Nesse contexto, perguntar o que pode significar “ser mulher” é ainda uma questão, mas essa pergunta só terá sentido para aquelas pessoas que pensam a partir do paradigma da identidade. Identidade, por sua vez, é uma categoria usada para marcar um lugar, marcando o outro ou marcando a si mesmo. Dependendo do contexto de politização da identidade, a identidade serve ou de-serve, ela pode emancipar ou oprimir.

Tendo em vista as desconstruções históricas que nos libertam do peso de “ser mulher” enquanto gênero que obedece a uma performatividade na base da “opressão para ser”, penso que hoje em dia é bem mais interessante entender o que significa ser “travesti”. Isso nos coloca no paradigma da transidentidade. Ainda que possamos falar em uma inter-identidade entre mulheres e travestis. A questão filosófica que está em jogo concerne, sem dúvida, à identidade e à não-identidade, mas enquanto, por meio dela se chega ao tema da transidentidade. A transidentidade não é somente a identidade de quem é trans, ela é uma superação da dicotomia “identidade X não-identidade”.

A questão da identidade de quem é trans está dada desde o surgimento da travestilidade que veio a mostrar a dialética entre corpo e roupa. Entre nudez e vestimenta. Entre ser e aparecer. A travesti não é uma mulher no sentido habitual, ela é ao mesmo tempo uma desconstrução da “mulher natural” e a reconstrução da mulher artificial. A dialética entre a mulher e a travesti é inevitável. O que se chama de mulher, para ser compreendido, precisa recorrer ao significado da travesti. Mas como a travesti é a desmontagem da “natureza” como ideologia, elas nos faz saber que toda mulher vista desde uma natureza, não é outra coisa, do que uma pessoa na qual se escondeu a montagem desde o ponto de vista ideológico – diga-se novamente – da natureza. Uma mulher é, portanto, uma montagem que finge ser natural. Um homem também.
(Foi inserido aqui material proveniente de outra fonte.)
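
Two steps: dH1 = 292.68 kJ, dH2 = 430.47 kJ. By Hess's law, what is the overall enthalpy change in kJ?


Hess's law: enthalpy is a state function, so add the step enthalpies.
dH_total = dH1 + dH2 = 292.68 + (430.47)
dH_total = 723.15 kJ:

723.15 kJ


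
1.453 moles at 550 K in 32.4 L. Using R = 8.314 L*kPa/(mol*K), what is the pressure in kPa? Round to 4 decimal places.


PV = nRT, solve for P = nRT / V.
nRT = 1.453 * 8.314 * 550 = 6644.1331
P = 6644.1331 / 32.4
P = 205.06583642 kPa, rounded to 4 dp:

205.0658 kPa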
Ainda que a travesti se diga mulher e que o artigo feminino “a” seja o seu próprio, o que ela apropria para usar na montagem de si, a travesti é a configuração da transidentidade que mostra à mulher que uma mulher também não é uma mulher. Que a identidade de gênero é sempre inventada. No fundo, toda identidade oculta sua transidentidade. Isso quer dizer que, se quisermos falar em termos de “verdade”, a transidentidade é mais verdadeira que a identidade, pois somente ela, por sua auto-invenção está livre da mentira de parecer verdade.

 

Uma profanação

A transidentidade é a dialética negativa da identidade. Sou para deixar de ser. Não sou para poder ser.
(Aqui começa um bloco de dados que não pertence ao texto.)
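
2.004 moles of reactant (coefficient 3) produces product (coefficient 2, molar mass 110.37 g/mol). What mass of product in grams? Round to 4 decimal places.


Use the coefficient ratio to convert reactant moles to product moles, then multiply by the product's molar mass.
moles_P = moles_R * (coeff_P / coeff_R) = 2.004 * (2/3) = 1.336
mass_P = moles_P * M_P = 1.336 * 110.37
mass_P = 147.45432 g, rounded to 4 dp:

147.4543 g


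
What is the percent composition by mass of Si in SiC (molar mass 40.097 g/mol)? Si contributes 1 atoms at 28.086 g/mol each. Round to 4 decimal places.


pct = 100 * (n_elem * M_elem) / M_total
mass_contribution = 1 * 28.086 = 28.086 g/mol
pct = 100 * 28.086 / 40.097
pct = 70.04514053 %, rounded to 4 dp:

70.0451 %


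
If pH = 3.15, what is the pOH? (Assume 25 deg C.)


At 25 deg C, pH + pOH = 14.
pOH = 14 - pH = 14 - 3.15
pOH = 10.85:

10.85


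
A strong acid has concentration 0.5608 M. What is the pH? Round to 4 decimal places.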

Eu sou travesti quando me afirmo como mulher na luta feminista que me parece política e moralmente melhor do que a hegemonia masculinista, machista e patriarcal. Afirmo isso para escapar da armadilha biopolítica que está lançada em todos os contextos onde a ideia de uma “natureza” não é combatida.

Fora disso, reivindico, contra a identidade, o direito à montagem.

A luta por justiça não pode ser negligenciada, por isso, eu me afirmo politicamente como feminista, mas não quero que o meu feminismo se torne uma nova ontologia, pois a própria ideia de ontologia é masculinista e, portanto, falsa.

Profanar a ontologia, profanar a falsidade, brincar com ela – com a cosmética e a estética – é a prática política que falta contra todo autoritarismo teórico ou prático que possa a vir atrapalhar a nossa luta.